Red Skull: Of course you can! Unfortunately, I am on a VERY TIGHT SCHEDULE!
- When the Skull and Zola are fleeing from their exploding lab, Zola points out that the Skull's escape Triebfluegel only seats one. And right when you think Skull is about to ditch Zola... he simply hands over the keys to his pimped-out HydraMobile. Cue a gleeful Zola driving off.Red Skull: [hands Zola the keys] Not a scratch, Doctor. Not a scratch.
- When Schmidt is being chewed out by the SS officers, he makes a hysterical 'One Two Three' motion with his fingers, pointing at the Nazis, just so he can adjust his death ray properly. All without pausing in his speech. And if you look carefully, you can see a technician sitting behind the SS officers who immediately and casually walks out of the way.
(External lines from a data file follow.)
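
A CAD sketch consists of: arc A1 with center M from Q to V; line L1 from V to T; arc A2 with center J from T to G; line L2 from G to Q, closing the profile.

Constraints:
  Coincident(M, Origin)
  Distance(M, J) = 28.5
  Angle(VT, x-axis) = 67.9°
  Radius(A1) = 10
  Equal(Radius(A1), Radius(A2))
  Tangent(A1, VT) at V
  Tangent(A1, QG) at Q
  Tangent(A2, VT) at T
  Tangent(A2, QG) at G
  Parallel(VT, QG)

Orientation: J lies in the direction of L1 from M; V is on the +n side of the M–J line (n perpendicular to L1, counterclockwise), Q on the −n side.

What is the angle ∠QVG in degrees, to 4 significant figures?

54.94°

Tangency of A1 to both parallel lines with radius 10.0 puts V and Q at M ± 10.0·n: V = (-9.265, 3.762), Q = (9.265, -3.762). Equal radii place T and G the same way about J: T = J + 10.0·n = (1.457, 30.17), G = J − 10.0·n = (19.99, 22.64). Then cos ∠QVG = VQ·VG / (|VQ||VG|), giving 54.94°.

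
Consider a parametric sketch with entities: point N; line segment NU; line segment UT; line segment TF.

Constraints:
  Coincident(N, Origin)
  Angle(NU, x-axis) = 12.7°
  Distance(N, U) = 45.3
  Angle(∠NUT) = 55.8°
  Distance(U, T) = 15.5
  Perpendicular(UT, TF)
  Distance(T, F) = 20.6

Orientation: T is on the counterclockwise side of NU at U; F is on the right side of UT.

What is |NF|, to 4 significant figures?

58.92

∠NUT = 55.8°, so UT runs at 12.7° + (180° − 55.8°) = 136.9° from the x-axis; with |UT| = 15.5, T = U + 15.5·(cos 136.9°, sin 136.9°) = (32.87, 20.55). UT ⟂ TF; with |TF| = 20.6 on the right of UT, F = T + 20.6·(0.6833, 0.7302) = (46.95, 35.59). Then |NF| = |F − N| = 58.92.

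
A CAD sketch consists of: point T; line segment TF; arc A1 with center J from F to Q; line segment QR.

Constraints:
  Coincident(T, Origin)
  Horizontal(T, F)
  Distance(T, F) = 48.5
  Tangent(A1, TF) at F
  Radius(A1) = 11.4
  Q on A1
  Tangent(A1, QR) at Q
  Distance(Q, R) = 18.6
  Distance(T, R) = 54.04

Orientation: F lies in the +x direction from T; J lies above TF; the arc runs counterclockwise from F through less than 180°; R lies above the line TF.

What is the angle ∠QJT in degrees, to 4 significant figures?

147.5°

Checks: |JF| = 11.40 ✓; |JQ| = 11.40 ✓; ∠(JQ, QR) = 90.00° ✓; |QR| = 18.60 ✓; |TR| = 54.04 ✓.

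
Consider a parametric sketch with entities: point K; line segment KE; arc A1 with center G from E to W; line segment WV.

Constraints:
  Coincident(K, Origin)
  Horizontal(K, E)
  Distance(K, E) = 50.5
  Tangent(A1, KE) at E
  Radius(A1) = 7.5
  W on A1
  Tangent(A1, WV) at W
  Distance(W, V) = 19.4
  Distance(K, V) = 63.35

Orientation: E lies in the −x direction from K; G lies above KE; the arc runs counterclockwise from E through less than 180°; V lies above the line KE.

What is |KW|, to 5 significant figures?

46.419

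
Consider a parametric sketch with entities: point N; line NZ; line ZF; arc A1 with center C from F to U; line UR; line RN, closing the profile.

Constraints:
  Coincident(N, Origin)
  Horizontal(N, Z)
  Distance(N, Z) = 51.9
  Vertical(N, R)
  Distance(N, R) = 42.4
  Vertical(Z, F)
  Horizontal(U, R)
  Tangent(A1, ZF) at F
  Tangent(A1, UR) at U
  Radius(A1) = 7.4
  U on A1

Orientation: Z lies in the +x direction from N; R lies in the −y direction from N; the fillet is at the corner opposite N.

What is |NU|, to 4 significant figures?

61.47

N is at the origin; NZ is horizontal with |NZ| = 51.9 and Z on the +x side, so Z = (51.90, 0.000). NR is vertical with |NR| = 42.4 and R on the −y side, so R = (0.000, -42.40). The virtual corner opposite N is at (51.90, -42.40). Tangency of A1 to ZF means the radius CF is perpendicular to ZF and tangency of A1 to UR means the radius CU is perpendicular to UR, with radius 7.4, so the center C sits 7.4 in from both sides at C = (44.50, -35.00). That places the tangent points at F = (51.90, -35.00) on ZF and U = (44.50, -42.40) on UR. Then |NU| = |U − N| = 61.47.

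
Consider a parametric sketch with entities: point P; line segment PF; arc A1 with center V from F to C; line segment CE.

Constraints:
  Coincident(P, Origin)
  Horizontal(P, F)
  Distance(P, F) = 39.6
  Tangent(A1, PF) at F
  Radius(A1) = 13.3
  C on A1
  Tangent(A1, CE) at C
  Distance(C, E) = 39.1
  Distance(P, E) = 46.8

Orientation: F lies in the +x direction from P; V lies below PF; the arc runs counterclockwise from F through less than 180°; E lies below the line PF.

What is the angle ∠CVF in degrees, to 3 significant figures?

68.8°

P is at the origin; P and F share the same y with |PF| = 39.6 and F on the +x side, so F = (39.6, 0.00). A1 meets PF tangentially, so VF is at right angles to PF, so V = F + (0, -13.3) = (39.6, -13.3). Since VC ⟂ CE (tangency), |VE| = √(13.3² + 39.1²) = 41.3 regardless of where C sits on A1. So E lies on both circle(P, 46.8) and circle(V, 41.3); the below-PF intersection is E = (13.1, -44.9). C is the foot of the tangent from E: C = (27.2, -8.49).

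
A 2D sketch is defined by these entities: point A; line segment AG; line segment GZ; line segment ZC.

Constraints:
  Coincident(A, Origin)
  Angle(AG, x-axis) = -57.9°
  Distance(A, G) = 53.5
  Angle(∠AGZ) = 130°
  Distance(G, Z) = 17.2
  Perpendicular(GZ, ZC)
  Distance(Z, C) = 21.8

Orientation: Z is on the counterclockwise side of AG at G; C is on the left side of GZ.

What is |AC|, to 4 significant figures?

55.04

A is at the origin; AG runs at -57.9° with length 53.5, so G = 53.5·(cos -57.9°, sin -57.9°) = (28.43, -45.32). ∠AGZ = 130.0°, so GZ runs at -57.9° + (180° − 130.0°) = -7.900° from the x-axis; with |GZ| = 17.2, Z = G + 17.2·(cos -7.900°, sin -7.900°) = (45.47, -47.69). GZ is perpendicular to ZC; with |ZC| = 21.8 on the left of GZ, C = Z + 21.8·(0.1374, 0.9905) = (48.46, -26.09). Then |AC| = |C − A| = 55.04.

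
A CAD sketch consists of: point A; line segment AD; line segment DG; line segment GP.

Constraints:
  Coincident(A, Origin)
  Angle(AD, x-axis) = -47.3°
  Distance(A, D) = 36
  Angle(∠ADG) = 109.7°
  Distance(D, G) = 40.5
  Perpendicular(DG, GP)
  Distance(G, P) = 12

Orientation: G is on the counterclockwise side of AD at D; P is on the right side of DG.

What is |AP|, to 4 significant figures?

69.83

A is at the origin; AD runs at -47.3° with length 36.0, so D = 36.0·(cos -47.3°, sin -47.3°) = (24.41, -26.46). ∠ADG = 109.7°, so DG runs at -47.3° + (180° − 109.7°) = 23.00° from the x-axis; with |DG| = 40.5, G = D + 40.5·(cos 23.00°, sin 23.00°) = (61.69, -10.63). DG ⟂ GP; with |GP| = 12.0 on the right of DG, P = G + 12.0·(0.3907, -0.9205) = (66.38, -21.68). Then |AP| = |P − A| = 69.83.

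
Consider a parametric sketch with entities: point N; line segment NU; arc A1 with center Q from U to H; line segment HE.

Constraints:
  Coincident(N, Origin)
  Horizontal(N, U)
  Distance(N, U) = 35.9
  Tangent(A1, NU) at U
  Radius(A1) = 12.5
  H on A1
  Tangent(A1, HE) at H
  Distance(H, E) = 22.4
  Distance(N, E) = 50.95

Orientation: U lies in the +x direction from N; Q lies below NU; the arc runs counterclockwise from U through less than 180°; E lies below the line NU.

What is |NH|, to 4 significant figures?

30.26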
- And when one of them starts to yell at him and declares he will be punished by Hitler for his treachery, Schmidt raises his eyebrows and makes a head motion to the effect of "Oh, really?" Then when he begins firing, one of them dodges a couple shots and he scowls, like he's thinking "Oh, come on!". Finally, when he connects with the next shot, he gives a little nod, as if thinking "There that's better." And given that it's usually mooks that couldn't hit an oil tanker if they were standing on its front deck, it's kind of funny that even the Big Bad of the movie has trouble aiming.
- Schmidt and Zola survey a destroyed HYDRA base and meet the last survivor, who says "We fought to the last man!" Zola closes his eyes and looks away before Schmidt executes the survivor. He knows exactly what's coming.
- Right after Steve is transformed, a nurse in the lab goes to offer him a shirt, takes a look at him, then doesn't give him the shirt.
- When Steve is chasing the Hydra agent that killed Erskine, it's an awesome moment as we see first hand what the Captain is capable of. But the entire thing is also hilarious from the Agent's point of view. He remains unfazed when Cap first starts chasing him since, 99% of the time, a man chasing a car would eventually tire out. But when he looks again and sees that Steve is still chasing him, not only keeping up, but catching up to him, his look changes to Oh, Crap!. When he tries to escape by sub, thinking he's going to get away scot-free, he sees Steve catching up to him swimming, making the look seem like he's thinking "Leave me alone already!!!"
- After a child who was being used as a hostage is tossed into the ocean by a HYDRA agent, Steve tries to decide if he should save the kid, or go after the agent.
- Also kinda counts as a moment of awesome for the kid. Plus, 70 years later, he'll get to boast to his retirement-home buddies about how he was the first New Yorker ever to be saved by an Avenger.
- Stan Lee's cameo during the award ceremony upon seeing a backstage aide tell the senator Rogers isn't there and mistaking the aide for Rogers.
Comic Book Tie-In
- Cap breaching a German armored car.
- Seeing Chris Evans, most known at the time for playing snarky pretty boys, play such a relative goody-two shoes was pretty funny... before he became known for this role instead.
- During the end credits, one may do a double take if they're familiar with this image◊, but not where it came from. How about a nice cup of freedom?